Matthew Binns: While criticism has been levelled at some of their J.League counterparts for fielding weakened sides in this competition, Urawa Red Diamonds have been taking the AFC Champions League seriously and currently sit top of the group with four points. Why does this tournament appear to matter more to Urawa when it does not entice other Japanese sides in the same way?

Ryan Steele: Urawa was the first Japanese team to become champions in the modern ACL format and adopted the title of 'Champions of Asia' because of this. The fans consider participation in Asia a priority and, as such, the team places importance on their continental appearances and performances to maintain that reputation and a certain pride.

While Urawa's aspirations haven't always been met with successful campaigns, their aim to be Asia's best team is the main driving factor and the players have also bought into this mentality.

MB: Urawa Reds won this competition in 2017, yet did not qualify for last year’s edition. How much of this side has changed from that iteration from two seasons ago and has their style and approach varied and can you see them employing a similar strategy against Jeonbuk?

RS: Mauricio remains as the only foreign player from the previous ACL-winning campaign; with the new manager Oswaldo de Oliveira, especially over the last couple of domestic matches, the team shape has changed slightly. With the new signings this season, the team is trying to find some balance; a back four has been deployed recently, with a holding midfielder playing alongside two more 'box-to-box' style players to allow for a lot of overlapping movement.

Up front, they've moved to a pair of strikers, which has yet to really find its feet and the players in that position (Koroki, paired with one of Muto, Sugimoto or Nabbout) are still struggling to find consistent form.

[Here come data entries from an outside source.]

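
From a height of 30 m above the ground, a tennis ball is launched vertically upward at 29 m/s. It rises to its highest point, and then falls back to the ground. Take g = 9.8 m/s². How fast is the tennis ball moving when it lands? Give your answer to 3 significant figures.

37.8 m/s

Phase 1 (rising): v₀ = 29.0 m/s, a = -9.8 m/s².
v = v₀ + at → t = (0 − 29.0) / -9.8 = 2.96 s
v² = v₀² + 2aΔx → Δx = (0² − 29.0²)/(2·-9.8) = 42.9 m

Phase 2 (falling): v₀ = 0 m/s, a = -9.8 m/s².
Falls 72.9 m from rest: t = √(2·72.9/9.8) = 3.86 s; v = g·t = 37.8 m/s.
Final speed = 37.8 m/s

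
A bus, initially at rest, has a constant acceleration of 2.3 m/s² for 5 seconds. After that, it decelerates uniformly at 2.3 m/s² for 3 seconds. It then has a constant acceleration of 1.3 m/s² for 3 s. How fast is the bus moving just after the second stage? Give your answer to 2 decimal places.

Phase 1 (accelerating): v₀ = 0 m/s, a = 2.3 m/s².
v = v₀ + at = 0 + (2.3)(5) = 11.5 m/s
Δx = v₀t + ½at² = 0·5 + 0.5·2.3·5² = 28.8 m

Phase 2 (decelerating): v₀ = 11.5 m/s, a = -2.3 m/s².
v = v₀ + at = 11.5 + (-2.3)(3) = 4.60 m/s
Δx = v₀t + ½at² = 11.5·3 + 0.5·-2.3·3² = 24.1 m
Speed at end of phase 2 = 4.60 m/s

4.60 m/s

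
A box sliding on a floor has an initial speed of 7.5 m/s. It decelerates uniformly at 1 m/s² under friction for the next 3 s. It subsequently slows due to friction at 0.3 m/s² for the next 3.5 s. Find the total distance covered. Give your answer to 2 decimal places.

Phase 1 (decelerating): v₀ = 7.50 m/s, a = -1 m/s².
v = v₀ + at = 7.50 + (-1)(3) = 4.50 m/s
Δx = v₀t + ½at² = 7.50·3 + 0.5·-1·3² = 18.0 m

Phase 2 (decelerating): v₀ = 4.50 m/s, a = -0.3 m/s².
v = v₀ + at = 4.50 + (-0.3)(3.5) = 3.45 m/s
Δx = v₀t + ½at² = 4.50·3.5 + 0.5·-0.3·3.5² = 13.9 m
Total distance = 18.0 + 13.9 = 31.9 m

31.91 m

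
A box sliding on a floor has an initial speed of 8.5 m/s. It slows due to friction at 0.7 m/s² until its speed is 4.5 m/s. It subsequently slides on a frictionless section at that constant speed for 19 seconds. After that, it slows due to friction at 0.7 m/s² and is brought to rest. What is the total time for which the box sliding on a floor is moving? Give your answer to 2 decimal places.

Phase 1 (decelerating): v₀ = 8.50 m/s, a = -0.7 m/s².
v = v₀ + at → t = (4.5 − 8.50) / -0.7 = 5.71 s
v² = v₀² + 2aΔx → Δx = (4.5² − 8.50²)/(2·-0.7) = 37.1 m

Phase 2 (constant speed): v₀ = 4.50 m/s, a = 0 m/s².
v = v₀ + at = 4.50 + (0)(19) = 4.50 m/s
Δx = v₀t + ½at² = 4.50·19 + 0.5·0·19² = 85.5 m

Phase 3 (decelerating): v₀ = 4.50 m/s, a = -0.7 m/s².
v = v₀ + at → t = (0 − 4.50) / -0.7 = 6.43 s
v² = v₀² + 2aΔx → Δx = (0² − 4.50²)/(2·-0.7) = 14.5 m
Total time = 5.71 + 19.0 + 6.43 = 31.1 s

31.14 s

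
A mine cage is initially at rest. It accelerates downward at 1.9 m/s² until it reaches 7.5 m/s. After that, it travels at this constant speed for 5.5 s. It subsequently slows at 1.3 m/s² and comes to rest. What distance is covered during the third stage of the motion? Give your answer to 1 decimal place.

21.6 m

Phase 1 (accelerating): v₀ = 0 m/s, a = 1.9 m/s².
v = v₀ + at → t = (7.5 − 0) / 1.9 = 3.95 s
v² = v₀² + 2aΔx → Δx = (7.5² − 0²)/(2·1.9) = 14.8 m

Phase 2 (constant speed): v₀ = 7.50 m/s, a = 0 m/s².
v = v₀ + at = 7.50 + (0)(5.5) = 7.50 m/s
Δx = v₀t + ½at² = 7.50·5.5 + 0.5·0·5.5² = 41.2 m

Phase 3 (decelerating): v₀ = 7.50 m/s, a = -1.3 m/s².
v = v₀ + at → t = (0 − 7.50) / -1.3 = 5.77 s
v² = v₀² + 2aΔx → Δx = (0² − 7.50²)/(2·-1.3) = 21.6 m
Distance in phase 3 = 21.6 m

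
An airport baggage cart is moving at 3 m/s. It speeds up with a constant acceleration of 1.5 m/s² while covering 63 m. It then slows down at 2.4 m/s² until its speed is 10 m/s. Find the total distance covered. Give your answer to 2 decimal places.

Phase 1 (accelerating): v₀ = 3.00 m/s, a = 1.5 m/s².
v² = v₀² + 2aΔx = 3.00² + 2·1.5·63 = 198 → v = 14.1 m/s
t = (v − v₀)/a = (14.1 − 3.00)/1.5 = 7.38 s

Phase 2 (decelerating): v₀ = 14.1 m/s, a = -2.4 m/s².
v = v₀ + at → t = (10 − 14.1) / -2.4 = 1.70 s
v² = v₀² + 2aΔx → Δx = (10² − 14.1²)/(2·-2.4) = 20.4 m
Total distance = 63.0 + 20.4 = 83.4 m

83.42 m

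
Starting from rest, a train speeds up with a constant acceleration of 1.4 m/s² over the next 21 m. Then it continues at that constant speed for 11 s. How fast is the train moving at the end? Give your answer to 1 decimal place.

Phase 1 (accelerating): v₀ = 0 m/s, a = 1.4 m/s².
v² = v₀² + 2aΔx = 0² + 2·1.4·21 = 58.8 → v = 7.67 m/s
t = (v − v₀)/a = (7.67 − 0)/1.4 = 5.48 s

Phase 2 (constant speed): v₀ = 7.67 m/s, a = 0 m/s².
v = v₀ + at = 7.67 + (0)(11) = 7.67 m/s
Δx = v₀t + ½at² = 7.67·11 + 0.5·0·11² = 84.3 m
Final speed = 7.67 m/s

7.7 m/s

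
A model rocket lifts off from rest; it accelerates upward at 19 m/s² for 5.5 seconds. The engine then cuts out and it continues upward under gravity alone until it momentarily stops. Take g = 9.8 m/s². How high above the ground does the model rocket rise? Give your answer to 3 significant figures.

Phase 1 (powered ascent): v₀ = 0 m/s, a = 19 m/s².
v = v₀ + at = 0 + (19)(5.5) = 104 m/s
Δx = v₀t + ½at² = 0·5.5 + 0.5·19·5.5² = 287 m

Phase 2 (coasting upward): v₀ = 104 m/s, a = -9.8 m/s².
v = v₀ + at → t = (0 − 104) / -9.8 = 10.7 s
v² = v₀² + 2aΔx → Δx = (0² − 104²)/(2·-9.8) = 557 m
Maximum height = 287 + 557 = 845 m

845 m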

Against Jeonbuk, especially at home, the aim will be to take the full three points and they'll be looking to make a lot of attacks down the wings, hoping to get behind the defence to cross into space. The last two domestic matches have seen a large number of their ball movement down the right side of the pitch and, if they've seen weaknesses on that side in their scouting of Jeonbuk, that trend is very likely to continue.

MB: In our group preview for The K League United Podcast, you highlighted recently signed Ewerton as having the potential to be a key player to look out for. Having now seen him play for the club, do you still see him as an important figure for this match or is there someone else Jeonbuk should be wary of?

RS: In many of the matches he's played, he's been one of the livelier players on the pitch, showing a commendable work ethic and proving to be a core part of Oliveira's midfield plans. I'm still not convinced he's putting in his best performances, though, and I can still see some adjustments as he continues to settle into the squad.

Ryosuke Yamanaka recently regained his place in the starting XI and, if he starts again on Tuesday, Jeonbuk will need to be wary of his free kicks. While he's yet to score from them this season, he has already threatened by rattling the crossbar and has dangerously fast delivery.

MB: Finally, how do you see envisage this match playing out?

RS: Urawa was incredibly fortunate to pick up a point in the second matchday against Beijing, but being a home match they will feel like they have an advantage which will play into their confidence ahead of the match.

Also playing in Urawa's favour is the determination to rectify the poor performance in a league loss last Friday. That should make it a fairly tense match, but recent performances suggest they'll be likely to concede - and a draw might be the best result for them.